LIVROS & ENCANTAMENTOS: FIO DE PRATA, DE MARGARIDA MONTEJANO


LIVROS & ENCANTAMENTOS/09

DESFIANDO  REMINISCÊNCIAS, EPIFANIAS E METÁFORAS

POR ROZANA GASTALDI COMINAL

Sociedade distópica em função da pandemia da Covid-19, isolamento social por conta do coronavírus nos últimos dois anos, leva as mulheres que escrevem a se projetar com seus escritos nos mais variados gêneros. Em múltiplas linguagens dão vozes à potência feminina que dá um basta na violência cotidiana. Nesse curto período, estamos escrevendo sobre condição social, econômica, educacional, moda, comportamento, opressão, submissão, corpos, violência, política. Nada nos detém porque, enquanto reescrevemos nossos textos, damos novo enfoque àqueles que alienam de nossa condição.
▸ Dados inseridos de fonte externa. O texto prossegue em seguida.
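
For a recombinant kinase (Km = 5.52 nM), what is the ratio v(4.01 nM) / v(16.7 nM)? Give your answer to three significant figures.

0.560

Since Vmax cancels, v₂/v₁ = [S]₂(Km+[S]₁) / [S]₁(Km+[S]₂).
= 4.01×(5.52+16.7) / (16.7×(5.52+4.01)) = 89.10/159.2 = 0.560.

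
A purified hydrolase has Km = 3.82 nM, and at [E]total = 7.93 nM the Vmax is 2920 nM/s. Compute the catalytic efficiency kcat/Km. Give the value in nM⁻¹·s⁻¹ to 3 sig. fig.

kcat = Vmax/[E]total = 2920/7.93 = 368 s⁻¹.
kcat/Km = 368/3.82 = 96.4 nM⁻¹·s⁻¹.

96.4 nM⁻¹·s⁻¹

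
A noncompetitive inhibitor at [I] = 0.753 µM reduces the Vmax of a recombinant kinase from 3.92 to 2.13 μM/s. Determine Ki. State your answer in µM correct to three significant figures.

0.896 µM

Noncompetitive: Vmax,app = Vmax/α with α = 1 + [I]/Ki.
α = Vmax/Vmax,app = 3.92/2.13 = 1.840.
Since α = 1 + [I]/Ki, [I]/Ki = 1.840 − 1 = 0.8404 and Ki = 0.753/0.8404 = 0.896 µM.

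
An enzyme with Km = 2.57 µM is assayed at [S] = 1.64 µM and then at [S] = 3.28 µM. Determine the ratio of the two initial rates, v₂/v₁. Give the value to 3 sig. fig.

Since Vmax cancels, v₂/v₁ = [S]₂(Km+[S]₁) / [S]₁(Km+[S]₂).
= 3.28×(2.57+1.64) / (1.64×(2.57+3.28)) = 13.81/9.594 = 1.44.

1.44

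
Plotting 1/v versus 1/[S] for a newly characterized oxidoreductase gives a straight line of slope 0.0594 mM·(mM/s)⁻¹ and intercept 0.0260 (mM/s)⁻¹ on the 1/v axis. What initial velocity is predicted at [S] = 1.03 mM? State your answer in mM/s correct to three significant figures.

12.0 mM/s

The y-intercept is 1/Vmax, so Vmax = 1/0.0260 = 38.5 mM/s.
The slope is Km/Vmax, so Km = 0.0594 × 38.5 = 2.28 mM.
Then v = 38.5 × 1.03/(2.28 + 1.03) = 12.0 mM/s.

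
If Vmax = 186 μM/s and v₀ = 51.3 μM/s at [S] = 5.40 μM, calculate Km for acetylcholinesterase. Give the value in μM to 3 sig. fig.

v/Vmax = 51.3/186 = 0.2758 = [S]/(Km+[S]).
So Km + [S] = [S]/0.2758 = 19.58 μM, giving Km = 19.58 − 5.40 = 14.2 μM.

14.2 μM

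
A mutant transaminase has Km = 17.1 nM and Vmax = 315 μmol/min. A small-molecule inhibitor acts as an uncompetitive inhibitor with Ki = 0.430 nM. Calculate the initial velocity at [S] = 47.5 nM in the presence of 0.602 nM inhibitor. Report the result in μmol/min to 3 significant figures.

With α = 1 + [I]/Ki = 1 + 0.602/0.430 = 2.400, the uncompetitive rate law is v = (Vmax/α)·[S] / (Km/α + [S]).
v = (315/2.400)×47.5 / (17.1/2.400 + 47.5) = 6234/54.62 = 114 μmol/min.

114 μmol/min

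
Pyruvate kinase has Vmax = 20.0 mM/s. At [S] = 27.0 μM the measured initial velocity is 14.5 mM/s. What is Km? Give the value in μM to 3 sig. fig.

From v = Vmax[S]/(Km+[S]), Km = [S](Vmax − v)/v.
Km = 27.0 × (20.0 − 14.5) / 14.5 = 148.5/14.5 = 10.2 μM.

10.2 μM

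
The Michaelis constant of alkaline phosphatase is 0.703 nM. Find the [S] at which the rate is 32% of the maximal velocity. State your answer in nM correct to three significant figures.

0.331 nM

v/Vmax = [S]/(Km+[S]) = 0.32, so [S] = Km·0.32/(1 − 0.32) = 0.703 × 0.4706.
[S] = 0.331 nM.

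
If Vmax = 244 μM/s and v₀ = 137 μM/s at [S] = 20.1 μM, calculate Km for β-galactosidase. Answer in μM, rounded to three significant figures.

15.7 μM

v/Vmax = 137/244 = 0.5615 = [S]/(Km+[S]).
So Km + [S] = [S]/0.5615 = 35.80 μM, giving Km = 35.80 − 20.1 = 15.7 μM.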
Mulheres potentes em fusão por um mundo melhor. Foi nesse contexto que conheci Margarida Montejano e sua produção literária que traz traços de suas vivências como educadora, apresentadora do Canal N’outras Palavras, mãe, amiga, esposa. enfim, uma sobrecarga de papeis a que muitas de nós estamos expostas. E, justamente, por isso vamos nos apoiar e nos ler.
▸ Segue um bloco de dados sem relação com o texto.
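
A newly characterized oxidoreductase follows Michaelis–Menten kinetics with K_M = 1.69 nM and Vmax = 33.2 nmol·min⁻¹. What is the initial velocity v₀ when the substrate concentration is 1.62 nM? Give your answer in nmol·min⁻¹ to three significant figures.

16.2 nmol·min⁻¹

v = Vmax·[S]/(Km + [S]) = 33.2 × 1.62 / (1.69 + 1.62)
  = 53.78 / 3.310 = 16.2 nmol·min⁻¹.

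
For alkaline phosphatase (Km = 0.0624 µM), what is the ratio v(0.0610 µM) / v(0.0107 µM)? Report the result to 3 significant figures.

Since Vmax cancels, v₂/v₁ = [S]₂(Km+[S]₁) / [S]₁(Km+[S]₂).
= 0.0610×(0.0624+0.0107) / (0.0107×(0.0624+0.0610)) = 0.004459/0.001320 = 3.38.

3.38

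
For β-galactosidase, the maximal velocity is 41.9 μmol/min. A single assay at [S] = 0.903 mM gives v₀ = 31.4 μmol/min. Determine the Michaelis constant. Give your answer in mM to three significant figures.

0.302 mM

From v = Vmax[S]/(Km+[S]), Km = [S](Vmax − v)/v.
Km = 0.903 × (41.9 − 31.4) / 31.4 = 9.482/31.4 = 0.302 mM.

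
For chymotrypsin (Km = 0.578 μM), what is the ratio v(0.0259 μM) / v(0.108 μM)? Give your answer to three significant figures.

Since Vmax cancels, v₂/v₁ = [S]₂(Km+[S]₁) / [S]₁(Km+[S]₂).
= 0.0259×(0.578+0.108) / (0.108×(0.578+0.0259)) = 0.01777/0.06522 = 0.272.

0.272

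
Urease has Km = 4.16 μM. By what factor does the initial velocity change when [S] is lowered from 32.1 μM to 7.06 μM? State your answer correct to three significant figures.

The fractional saturations are [S]/(Km+[S]) = 32.1/36.26 = 0.8853 and 7.06/11.22 = 0.6292.
v₂/v₁ is just their ratio: 0.6292/0.8853 = 0.711.

0.711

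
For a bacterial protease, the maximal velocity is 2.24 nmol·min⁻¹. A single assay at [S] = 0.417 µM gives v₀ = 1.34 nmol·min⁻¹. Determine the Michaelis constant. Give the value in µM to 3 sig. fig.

v/Vmax = 1.34/2.24 = 0.5982 = [S]/(Km+[S]).
So Km + [S] = [S]/0.5982 = 0.6971 µM, giving Km = 0.6971 − 0.417 = 0.280 µM.

0.280 µM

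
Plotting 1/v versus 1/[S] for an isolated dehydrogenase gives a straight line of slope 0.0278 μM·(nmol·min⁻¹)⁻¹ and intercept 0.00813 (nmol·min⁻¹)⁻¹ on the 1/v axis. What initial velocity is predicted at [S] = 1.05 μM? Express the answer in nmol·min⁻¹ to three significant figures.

28.9 nmol·min⁻¹

The y-intercept is 1/Vmax, so Vmax = 1/0.00813 = 123 nmol·min⁻¹.
The slope is Km/Vmax, so Km = 0.0278 × 123 = 3.42 μM.
Then v = 123 × 1.05/(3.42 + 1.05) = 28.9 nmol·min⁻¹.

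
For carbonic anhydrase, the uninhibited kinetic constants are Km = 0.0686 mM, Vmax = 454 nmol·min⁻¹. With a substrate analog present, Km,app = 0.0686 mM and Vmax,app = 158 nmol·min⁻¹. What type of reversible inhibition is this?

Vmax decreases (454 → 158 nmol·min⁻¹) while Km is unchanged — pure noncompetitive inhibition.

noncompetitive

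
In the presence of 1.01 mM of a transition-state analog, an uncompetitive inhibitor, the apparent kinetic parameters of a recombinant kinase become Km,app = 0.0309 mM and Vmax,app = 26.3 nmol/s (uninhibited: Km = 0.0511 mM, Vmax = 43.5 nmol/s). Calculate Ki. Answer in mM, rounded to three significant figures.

Uncompetitive: Vmax,app = Vmax/α (and Km,app = Km/α) with α = 1 + [I]/Ki.
α = Vmax/Vmax,app = 43.5/26.3 = 1.654.
Since α = 1 + [I]/Ki, [I]/Ki = 1.654 − 1 = 0.6540 and Ki = 1.01/0.6540 = 1.54 mM.

1.54 mM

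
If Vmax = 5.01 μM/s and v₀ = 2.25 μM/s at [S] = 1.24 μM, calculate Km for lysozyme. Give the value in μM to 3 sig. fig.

v/Vmax = 2.25/5.01 = 0.4491 = [S]/(Km+[S]).
So Km + [S] = [S]/0.4491 = 2.761 μM, giving Km = 2.761 − 1.24 = 1.52 μM.

1.52 μM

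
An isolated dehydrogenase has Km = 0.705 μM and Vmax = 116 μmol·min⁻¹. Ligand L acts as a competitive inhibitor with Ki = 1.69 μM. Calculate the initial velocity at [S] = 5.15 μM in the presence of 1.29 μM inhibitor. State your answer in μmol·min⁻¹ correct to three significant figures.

93.4 μmol·min⁻¹

α = 1 + [I]/Ki = 1 + 1.29/1.69 = 1.763.
For a competitive inhibitor, Vmax is unchanged and the apparent Km becomes α·Km: Km,app = 1.24 μM, Vmax,app = 116 μmol·min⁻¹.
v = Vmax,app·[S]/(Km,app + [S]) = 116 × 5.15/(1.24 + 5.15) = 93.4 μmol·min⁻¹.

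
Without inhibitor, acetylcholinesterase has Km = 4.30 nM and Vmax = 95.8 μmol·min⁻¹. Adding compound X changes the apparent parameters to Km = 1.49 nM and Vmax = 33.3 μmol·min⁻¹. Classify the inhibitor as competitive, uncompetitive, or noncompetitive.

Both Km and Vmax decrease by the same factor (~2.88-fold) — characteristic of uncompetitive inhibition.

uncompetitive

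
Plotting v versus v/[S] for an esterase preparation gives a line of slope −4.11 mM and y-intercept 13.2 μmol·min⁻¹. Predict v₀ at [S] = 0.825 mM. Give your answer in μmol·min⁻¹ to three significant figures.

2.21 μmol·min⁻¹

In the Eadie–Hofstee form v = Vmax − Km·(v/[S]), the slope is −Km and the intercept is Vmax, so Km = 4.11 mM and Vmax = 13.2 μmol·min⁻¹.
v = 13.2 × 0.825/(4.11 + 0.825) = 2.21 μmol·min⁻¹.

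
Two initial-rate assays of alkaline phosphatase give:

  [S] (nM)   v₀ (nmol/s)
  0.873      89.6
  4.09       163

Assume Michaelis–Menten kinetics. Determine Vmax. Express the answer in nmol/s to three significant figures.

In reciprocal form, 1/v = (Km/Vmax)·(1/[S]) + 1/Vmax. The two points give (1/[S], 1/v) = (1.145, 0.01116) and (0.2445, 0.006135).
Slope = (0.01116 − 0.006135)/(1.145 − 0.2445) = 0.005578; intercept = 0.01116 − 0.005578×1.145 = 0.004771.
Vmax = 1/intercept = 210 nmol/s; Km = slope × Vmax = 0.005578 × 210 = 1.17 nM.

210 nmol/s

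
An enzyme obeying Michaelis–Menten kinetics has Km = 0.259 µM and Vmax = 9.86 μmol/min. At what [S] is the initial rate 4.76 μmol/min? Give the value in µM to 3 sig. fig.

0.242 µM

The required fractional saturation is v/Vmax = 4.76/9.86 = 0.4828.
Then [S]/(Km+[S]) = 0.4828 ⇒ [S] = 0.259 × 0.4828/(1 − 0.4828) = 0.242 µM.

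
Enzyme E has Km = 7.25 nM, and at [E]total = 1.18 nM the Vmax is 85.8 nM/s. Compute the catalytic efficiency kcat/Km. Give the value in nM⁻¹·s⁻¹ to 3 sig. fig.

10.0 nM⁻¹·s⁻¹

kcat = Vmax/[E]total = 85.8/1.18 = 72.7 s⁻¹.
kcat/Km = 72.7/7.25 = 10.0 nM⁻¹·s⁻¹.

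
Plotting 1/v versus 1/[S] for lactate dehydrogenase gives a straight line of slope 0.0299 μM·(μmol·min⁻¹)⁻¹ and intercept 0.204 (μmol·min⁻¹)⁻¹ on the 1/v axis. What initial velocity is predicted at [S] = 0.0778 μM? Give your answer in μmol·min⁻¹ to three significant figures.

The y-intercept is 1/Vmax, so Vmax = 1/0.204 = 4.90 μmol·min⁻¹.
The slope is Km/Vmax, so Km = 0.0299 × 4.90 = 0.147 μM.
Then v = 4.90 × 0.0778/(0.147 + 0.0778) = 1.70 μmol·min⁻¹.

1.70 μmol·min⁻¹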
Margarida Montejano -Lançamento do livro Fio de Prata
[Foto arquivo pessoal da autora]

Em Fio de Prata, seu primeiro livro de contos, Margarida Montejano mostra que veio contribuir dando vez e voz a suas personagens femininas, para isso se apoia em alguns recursos estilísticos que se destacam: a reminiscência, a epifania e a metáfora. De fato uma maneira de aprofundar sua prosa poética.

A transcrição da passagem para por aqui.